Justin (J) hat zu seinem siebten Geburtstag am heutigen Tag von seinen Eltern ein neues iPhone geschenkt bekommen. Auf dem Weg zur Schule ist er mit der Installation diverser ‚lebensnotwendiger‘ Applikationen beschäftigt. Als J plötzlich stolpert, fällt ihm das iPhone aus der Hand und zu Boden. Beim Aufheben des Geräts entdeckt J, dass er sich soeben und völlig unbeabsichtigt die berüchtigte ‚Spiderapp‘ auf seinem neuen Smartphone ‚installiert‘ hat. J, der für sein Alter an sich schon reif und grundsätzlich sehr umsichtig ist, schleudert, von einem veritablen Zornanfall ergriffen, das Gerät, das ihm aufgrund des gesprungenen Displays nun nicht mehr vorzeigbar erscheint, kurzerhand und mit voller Kraft von sich. In seiner Rage bemerkt er dabei nicht, dass sich in der Flugbahn des iPhones der, an dafür vorgesehener Stelle ordnungsgemäß geparkte, ebenfalls brandneue Mercedes A 45 AMG des Torsten (T), den dieser seinerseits von den stolzen Eltern zum heutigen 18ten Geburtstag geschenkt bekommen hat, befindet. Aufgrund des ungünstigen Aufprallwinkels des Smartphones auf dem Kotflügel des ‚Benz‘ wird dieses Karosseriebauteil so sehr in Mitleidenschaft gezogen, dass es ausgetauscht werden muss. Die dadurch entstehenden Kosten von 1.000 € möchte T von J ersetzt bekommen.
Die Fallfrage
Steht dem T ein Anspruch gegen J aus § 823 Abs. 1 des Bürgerlichen Gesetzbuches (BGB) zu?
§ 823 Abs. 1 BGB lautet:
„Wer vorsätzlich oder fahrlässig das Leben, den Körper, die Gesundheit, die Freiheit, das Eigentum oder ein sonstiges Recht eines anderen widerrechtlich verletzt, ist dem anderen zum Ersatz des daraus entstehenden Schadens verpflichtet.“
Der Obersatz, auch Hypothese genannt, gibt die zu beantwortende Frage wieder und stellt damit also den ersten Schritt der Subsumtion als Gesamtvorgang dar. Der Untersatz demgegenüber ist der Abgleich des Lebenssachverhalts mit dem geprüften Tatbestandsmerkmal, hier spricht man auch von der Subsumtion im engeren Sinne. Der Schlusssatz wiederum gibt das gefundene Ergebnis wieder, er wird auch als Schlussfolgerung oder als Conclusio bezeichnet.

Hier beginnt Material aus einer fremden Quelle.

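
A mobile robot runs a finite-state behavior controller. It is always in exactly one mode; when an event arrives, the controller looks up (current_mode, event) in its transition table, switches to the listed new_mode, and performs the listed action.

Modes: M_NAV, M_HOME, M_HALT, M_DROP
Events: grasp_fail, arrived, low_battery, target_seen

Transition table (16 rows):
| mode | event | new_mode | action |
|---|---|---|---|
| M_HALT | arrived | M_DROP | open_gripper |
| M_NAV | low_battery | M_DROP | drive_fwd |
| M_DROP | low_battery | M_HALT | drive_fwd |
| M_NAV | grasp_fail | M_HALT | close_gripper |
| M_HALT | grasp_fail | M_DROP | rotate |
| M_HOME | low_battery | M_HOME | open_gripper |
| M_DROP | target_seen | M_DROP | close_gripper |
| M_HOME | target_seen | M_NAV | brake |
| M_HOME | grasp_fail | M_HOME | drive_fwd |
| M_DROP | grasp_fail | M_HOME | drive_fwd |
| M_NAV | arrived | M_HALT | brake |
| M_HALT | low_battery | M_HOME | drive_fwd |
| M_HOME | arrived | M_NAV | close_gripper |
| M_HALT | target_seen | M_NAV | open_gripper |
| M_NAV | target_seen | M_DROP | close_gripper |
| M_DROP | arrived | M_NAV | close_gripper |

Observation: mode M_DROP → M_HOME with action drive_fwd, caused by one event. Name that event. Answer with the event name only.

try grasp_fail: (M_DROP, grasp_fail) → (M_HOME, drive_fwd)  ← matches
try arrived: (M_DROP, arrived) → (M_NAV, close_gripper)
try low_battery: (M_DROP, low_battery) → (M_HALT, drive_fwd)
try target_seen: (M_DROP, target_seen) → (M_DROP, close_gripper)

grasp_fail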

Wie könnte ein Obersatz für den vorliegenden Fall lauten?
Hinweis 1
Die Deliktfähigkeit des J. ist zu unterstellen.
In bestimmten Fällen ist eine Haftung Minderjähriger zu deren Schutz ausgeschlossen. Wer in einer solchen Konstellation durch einen Minderjährigen geschädigt wird, hat seinen Schaden selbst zu tragen, sofern er sich nicht wegen einer Aufsichtspflichtverletzung an die Eltern halten kann. Eine solche Konstellation setzen wir an dieser Stelle als nicht gegeben voraus.
Hinweis 2
Es ist nur nach einem Anspruch des T gegen J aus § 823 Abs. 1 BGB gefragt. Das bedeutet, dass andere Anspruchsgrundlagen nicht zu thematisieren und Ansprüche gegen die Eltern des J nicht zu prüfen sind.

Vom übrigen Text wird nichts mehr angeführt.